This disclosure relates generally to search engines, and more particularly to an enhanced adaptive random tree framework to find segments of a population with different scorecard models containing locally optimized score weights.
Traditional manual techniques for segmenting a population, i.e. for dividing a population into pools of similar risks, for example, can involve a general process called “tree building.” Tree building relates to organizing each member of the population according to a criteria, where branches are formed of members having similar departures from the criteria. Members of the population can be accounts, transactions, persons, etc.
The traditional techniques make branch-by-branch decisions. For instance, these techniques start with an entire population of accounts, and analyzes all the potential “splitter” variables (e.g. income, number of trade lines, average balance, etc.) to first find the one splitter that results in the greatest increase in divergence, i.e. “predictive power”—for the whole population.

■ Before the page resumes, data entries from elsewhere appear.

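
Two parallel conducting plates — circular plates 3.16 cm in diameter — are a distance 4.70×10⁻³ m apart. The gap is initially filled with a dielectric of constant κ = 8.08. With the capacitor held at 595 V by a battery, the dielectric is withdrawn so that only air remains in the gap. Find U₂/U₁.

Battery connected ⇒ V is held fixed.
C₂ = 0.124 C₁ and U = ½CV², so U₂/U₁ = C₂/C₁ = 0.124.

U₂/U₁ ≈ 0.124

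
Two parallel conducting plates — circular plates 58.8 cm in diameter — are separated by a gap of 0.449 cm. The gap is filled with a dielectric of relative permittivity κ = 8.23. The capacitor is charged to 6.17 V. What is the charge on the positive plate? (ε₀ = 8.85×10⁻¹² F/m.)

Q ≈ 27.2 nC

A = π(58.8/2 cm)² = 0.272 m².
C = κε₀A/d = 8.23 × 8.85×10⁻¹² × 0.272 / 4.49×10⁻³ = 4.40×10⁻⁹ F.
Q = CV = 4.40×10⁻⁹ × 6.17 = 2.72×10⁻⁸ C.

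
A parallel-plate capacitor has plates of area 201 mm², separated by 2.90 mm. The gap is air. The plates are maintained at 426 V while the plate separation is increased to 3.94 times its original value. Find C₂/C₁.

C = ε₀A/d scales as 1/d, so C₂/C₁ = d₁/d₂ = 1/3.94 = 0.254.

0.254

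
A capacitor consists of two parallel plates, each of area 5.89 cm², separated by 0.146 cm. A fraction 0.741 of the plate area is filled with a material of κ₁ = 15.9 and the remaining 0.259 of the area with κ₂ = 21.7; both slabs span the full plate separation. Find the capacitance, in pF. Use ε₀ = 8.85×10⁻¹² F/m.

A = 5.89 cm² = 5.89×10⁻⁴ m².
Side-by-side slabs ⇒ two capacitors in parallel, each spanning the full gap.
C₁ = κ₁ε₀A₁/d = 15.9 × 8.85×10⁻¹² × 4.36×10⁻⁴ / 1.46×10⁻³ = 4.21×10⁻¹¹ F.
C₂ = κ₂ε₀A₂/d = 21.7 × 8.85×10⁻¹² × 1.53×10⁻⁴ / 1.46×10⁻³ = 2.01×10⁻¹¹ F.
C = C₁ + C₂ = 6.21×10⁻¹¹ F.

62.1 pF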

The best splits of the resulting subpopulations are sequentially determined “locally” down through the growing tree, using only the information from each subpopulation to be split. The subpopulations are iteratively divided until the leaf nodes contain too little data, i.e. consuming data until none is left.
These techniques overlook valuable information embedded in other parts of the tree, however. Analysts must then spend significant time evaluating all possible splits for each of the cascading series of subpopulations in an effort to improve the predictive power of the system.